I have always loved the idea of making a wedding cake and even thought about making my own. In the end my husband-to-be talked sense into me (thank you!) and pointed out that I would have other things to do in the days before the wedding and it would be unnecessarily stressful to make my own wedding cake! A wonderful friend stepped in and made us a beautiful and delicious cake.

When my sister got engaged this year and said nobody had volunteered to make the cake, my chance came! So I now have until May 2018 to perfect the flavours, recipes, style and techniques needed to make the perfect cake for my sister and her fiance. Project Wedding Cake was born and I will be taking every opportunity to make practice cakes to test recipes, flavour combinations and decoration every time I have an occasion with enough people to help me eat a large cake. After all, I have a bridesmaids dress to wear on the day so I can’t indulge too much in the practice bakes!!
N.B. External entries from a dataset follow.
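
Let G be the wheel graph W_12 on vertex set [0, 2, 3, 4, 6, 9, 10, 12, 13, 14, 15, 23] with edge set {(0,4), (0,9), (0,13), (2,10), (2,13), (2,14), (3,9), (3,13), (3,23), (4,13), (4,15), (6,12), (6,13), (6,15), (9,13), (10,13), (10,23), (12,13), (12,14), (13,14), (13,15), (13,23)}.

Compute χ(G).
χ(G) = 4

Clique number ω(G) = 3 (lower bound: χ ≥ ω).
Odd cycle [0, 4, 15, 6, 12, 14, 2, 10, 23, 3, 9] needs 3 colors (χ ≥ 3).
Vertex 13 is adjacent to every vertex of [0, 2, 3, 4, 6, 9, 10, 12, 14, 15, 23], which already need 3 colors among themselves, so 13 needs a new color (χ ≥ 4).
The coloring below uses 4 colors, so χ(G) = 4.
A valid 4-coloring: color 1: [13]; color 2: [0, 2, 3, 12, 15]; color 3: [4, 6, 9, 10, 14]; color 4: [23].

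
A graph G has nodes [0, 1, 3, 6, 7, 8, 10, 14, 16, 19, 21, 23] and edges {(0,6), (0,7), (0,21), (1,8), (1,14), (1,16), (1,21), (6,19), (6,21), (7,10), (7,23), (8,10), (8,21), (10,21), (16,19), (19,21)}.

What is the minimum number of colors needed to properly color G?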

The requested cake for the wedding will be three tiers, each with different flavours of sponge cake, and all decorated in a rustic style with buttercream. The first test cake is a vanilla and strawberry cake which was made for dessert for a family lunch with the in-laws.
Having done some research online I found the cake recipe I wanted to test which was by Eileen Gray at the Baking Sense blog. You can find the recipe I used in her Cake 101 – Vanilla Butter Cake post. I found the recipe easy to follow and thought the reverse creaming method with whipped egg whites worked really well and made a light sponge which was still sturdy enough to use in a layered cake.
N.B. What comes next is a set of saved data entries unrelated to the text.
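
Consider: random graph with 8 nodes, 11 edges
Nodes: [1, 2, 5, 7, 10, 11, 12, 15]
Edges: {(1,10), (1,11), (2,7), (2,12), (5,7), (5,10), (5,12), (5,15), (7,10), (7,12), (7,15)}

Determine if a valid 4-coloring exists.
Yes, G is 4-colorable

A valid 4-coloring: color 1: [1, 7]; color 2: [2, 5, 11]; color 3: [10, 12, 15].
(χ(G) = 3 ≤ 4.)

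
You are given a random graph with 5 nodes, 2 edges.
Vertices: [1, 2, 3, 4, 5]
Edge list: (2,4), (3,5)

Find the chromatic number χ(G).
χ(G) = 2

Clique number ω(G) = 2 (lower bound: χ ≥ ω).
The graph is bipartite (no odd cycle), so 2 colors suffice: χ(G) = 2.
A valid 2-coloring: color 1: [1, 2, 5]; color 2: [3, 4].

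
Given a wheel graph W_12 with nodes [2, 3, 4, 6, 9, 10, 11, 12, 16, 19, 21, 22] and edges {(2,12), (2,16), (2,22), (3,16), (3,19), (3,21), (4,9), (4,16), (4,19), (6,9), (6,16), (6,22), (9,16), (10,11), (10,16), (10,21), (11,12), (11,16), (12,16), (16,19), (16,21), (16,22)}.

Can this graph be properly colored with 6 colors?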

I used a traditional buttercream (butter and icing sugar) on the cake and for the filling between the layers I added some home made strawberry puree which made the icing delicious! I also used some jam between the layers to give some tangy fruit flavour.
I decorated the cake with strawberries, strawberry chocolate buttons and freeze dried strawberry powder. This was a excuse to use the buttons and strawberry powder that my husband bought me as a birthday treat from the Sous Chef website – something we just discovered but will definitely use again!
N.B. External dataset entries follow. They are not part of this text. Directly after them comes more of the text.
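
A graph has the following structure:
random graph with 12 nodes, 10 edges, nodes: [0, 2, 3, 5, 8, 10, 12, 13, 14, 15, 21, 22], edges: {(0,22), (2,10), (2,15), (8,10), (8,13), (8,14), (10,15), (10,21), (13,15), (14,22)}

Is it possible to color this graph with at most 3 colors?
Yes, G is 3-colorable

A valid 3-coloring: color 1: [0, 3, 5, 10, 12, 13, 14]; color 2: [8, 15, 21, 22]; color 3: [2].
(χ(G) = 3 ≤ 3.)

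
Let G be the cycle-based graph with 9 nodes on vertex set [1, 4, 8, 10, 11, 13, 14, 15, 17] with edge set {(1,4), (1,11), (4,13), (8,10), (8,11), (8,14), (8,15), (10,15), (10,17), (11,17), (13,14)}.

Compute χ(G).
Clique number ω(G) = 3 (lower bound: χ ≥ ω).
The clique on [8, 10, 15] has size 3, forcing χ ≥ 3, and the coloring below uses 3 colors, so χ(G) = 3.
A valid 3-coloring: color 1: [1, 8, 13, 17]; color 2: [4, 10, 11, 14]; color 3: [15].

χ(G) = 3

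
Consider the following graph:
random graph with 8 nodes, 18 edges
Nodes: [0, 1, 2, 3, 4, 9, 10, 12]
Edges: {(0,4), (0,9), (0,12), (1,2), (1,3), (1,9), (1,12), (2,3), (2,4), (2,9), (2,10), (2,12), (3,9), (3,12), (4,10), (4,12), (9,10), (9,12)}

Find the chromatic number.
χ(G) = 5

Clique number ω(G) = 5 (lower bound: χ ≥ ω).
The clique on [1, 2, 3, 9, 12] has size 5, forcing χ ≥ 5, and the coloring below uses 5 colors, so χ(G) = 5.
A valid 5-coloring: color 1: [10, 12]; color 2: [0, 2]; color 3: [4, 9]; color 4: [1]; color 5: [3].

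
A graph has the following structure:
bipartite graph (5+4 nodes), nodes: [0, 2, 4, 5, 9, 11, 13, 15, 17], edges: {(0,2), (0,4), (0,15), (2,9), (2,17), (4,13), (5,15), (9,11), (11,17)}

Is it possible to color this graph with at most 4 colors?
Yes, G is 4-colorable

A valid 4-coloring: color 1: [0, 5, 9, 13, 17]; color 2: [2, 4, 11, 15].
(χ(G) = 2 ≤ 4.)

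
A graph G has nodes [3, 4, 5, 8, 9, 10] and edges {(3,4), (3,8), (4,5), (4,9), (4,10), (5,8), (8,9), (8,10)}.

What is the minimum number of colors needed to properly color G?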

All in all I was really pleased with how the cake turned out. I didn’t have a buttercream smoother when I made this cake (I do now!) so it was difficult to get the sides and top really smooth. I only used the strawberry buttercream between the layers as my sister doesn’t want a pink cake! However it was delicious and the jam added extra tang. The only downside was that the buttercream was incredibly sweet so next time I will try an Italian meringue buttercream and see whether that works better.
The first bake for Project Wedding Cake was considered a success, as evidenced by how quickly the family managed to demolish it!